Reference Message Network reported on April 9 according to a report on April 7 on the website of German news television channel. US President Trump's tariff policy has wiped trillions of dollars off the stock market, but he appears to be in full control. He reposted a video on "Real Social" claiming that even legendary investor Warren Buffett believed that Trump was implementing the best economic measure he had seen in over 50 years.
Berkshire Hathaway, which Buffett oversees, immediately denied it. On the contrary, Buffett had severely criticized the plan just days before Trump announced the large-scale tariffs. During an interview with CBS, he called Trump's tariffs "an act of war" and referred to America's negative experiences with tariffs in the past.
Notably, Buffett is the only super-rich person in the U.S. who has prepared for the wealth of himself and his shareholders for the current stock market crash. Among the top ten billionaires on the Bloomberg Billionaires Index, only Buffett has seen an increase in his wealth this year.
Buffett has prepared for the decline of the U.S. stock market. Last year, when the stock market surged after Trump's victory, Trump's supporters expected the promised tax cuts to bring more benefits. However, Berkshire Hathaway sold a large number of stocks and increased its cash holdings by about $130 billion. Currently, Berkshire Hathaway holds more than $330 billion in cash reserves, holding more cash than the value of tradable stocks - the latter was approximately $270 billion at the end of last year.

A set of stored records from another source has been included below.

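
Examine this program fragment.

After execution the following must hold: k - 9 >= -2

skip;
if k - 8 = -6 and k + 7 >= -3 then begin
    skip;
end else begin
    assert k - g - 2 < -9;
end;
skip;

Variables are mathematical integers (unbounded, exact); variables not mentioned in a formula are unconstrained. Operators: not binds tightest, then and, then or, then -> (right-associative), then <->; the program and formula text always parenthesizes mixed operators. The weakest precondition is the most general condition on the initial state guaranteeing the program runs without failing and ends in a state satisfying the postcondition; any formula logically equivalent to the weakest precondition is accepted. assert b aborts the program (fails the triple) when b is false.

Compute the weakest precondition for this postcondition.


Working backward. After the program, the postcondition k - 9 >= -2 must hold; in canonical form it is k >= 7.
Before skip: k >= 7
Then branch requires k >= 7; else branch requires k < g - 7 and k >= 7.
Before the if: ((k = 2 and k >= -10) -> k >= 7) and ((not (k = 2 and k >= -10)) -> (k < g - 7 and k >= 7))
Before skip: ((k = 2 and k >= -10) -> k >= 7) and ((not (k = 2 and k >= -10)) -> (k < g - 7 and k >= 7))
Answer: WP = ((k = 2 and k >= -10) -> k >= 7) and ((not (k = 2 and k >= -10)) -> (k < g - 7 and k >= 7))


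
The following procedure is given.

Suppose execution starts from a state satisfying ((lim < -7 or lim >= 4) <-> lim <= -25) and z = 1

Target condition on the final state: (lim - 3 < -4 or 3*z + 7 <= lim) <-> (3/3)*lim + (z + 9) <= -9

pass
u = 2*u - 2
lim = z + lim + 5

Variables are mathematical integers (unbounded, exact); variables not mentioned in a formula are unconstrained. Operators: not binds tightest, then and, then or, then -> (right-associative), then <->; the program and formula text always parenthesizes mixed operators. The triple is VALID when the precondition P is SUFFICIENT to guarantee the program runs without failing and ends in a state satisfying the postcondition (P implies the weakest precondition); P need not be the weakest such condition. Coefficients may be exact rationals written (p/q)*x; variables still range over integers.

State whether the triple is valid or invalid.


Working backward. After the program, the postcondition (lim - 3 < -4 or 3*z + 7 <= lim) <-> (3/3)*lim + (z + 9) <= -9 must hold; in canonical form it is (lim < -1 or 3*z <= lim - 7) <-> lim + z <= -18.
Before lim := z + lim + 5: (lim + z < -6 or 2*z <= lim - 2) <-> lim + 2*z <= -23
Before u := 2*u - 2: (lim + z < -6 or 2*z <= lim - 2) <-> lim + 2*z <= -23
Before skip: (lim + z < -6 or 2*z <= lim - 2) <-> lim + 2*z <= -23
The weakest precondition is (lim + z < -6 or 2*z <= lim - 2) <-> lim + 2*z <= -23.
Check whether ((lim < -7 or lim >= 4) <-> lim <= -25) and z = 1 implies it.
Every state satisfying the precondition satisfies the weakest precondition: the implication holds.
Answer: valid


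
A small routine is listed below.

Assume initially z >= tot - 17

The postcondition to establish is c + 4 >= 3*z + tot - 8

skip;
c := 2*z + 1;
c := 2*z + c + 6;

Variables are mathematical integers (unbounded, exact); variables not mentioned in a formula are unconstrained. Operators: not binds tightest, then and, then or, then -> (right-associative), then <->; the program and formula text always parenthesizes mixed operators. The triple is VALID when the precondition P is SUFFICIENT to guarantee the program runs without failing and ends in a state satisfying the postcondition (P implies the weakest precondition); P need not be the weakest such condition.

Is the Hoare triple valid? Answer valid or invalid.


Working backward. After the program, the postcondition c + 4 >= 3*z + tot - 8 must hold; in canonical form it is c >= tot + 3*z - 12.
Before c := 2*z + c + 6: c >= tot + z - 18
Before c := 2*z + 1: z >= tot - 19
Before skip: z >= tot - 19
The weakest precondition is z >= tot - 19.
Check whether z >= tot - 17 implies it.
Every state satisfying the precondition satisfies the weakest precondition: the implication holds.
Answer: valid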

The most surprising thing was Berkshire Hathaway's massive sale of Apple stocks. For a long time, Buffett has criticized the overvaluation of technology stocks. It turned out that his decision was completely correct. The first batch of tariffs imposed by Trump on China hit Apple and other technology stocks particularly hard, dragging down the U.S. stock market. By contrast, Berkshire Hathaway's investment portfolio includes many stocks of companies and industries less affected by tariffs, such as insurance, railways, and energy.
However, the growth of Berkshire Hathaway's assets also owes much to its huge cash holdings, most of which are short-term U.S. Treasury bonds. Last year, their yields occasionally exceeded 5%, and recently were around 4%. Compared to the growth of the stock market in recent years, these returns seem negligible. But once stock prices plummet, they become very attractive.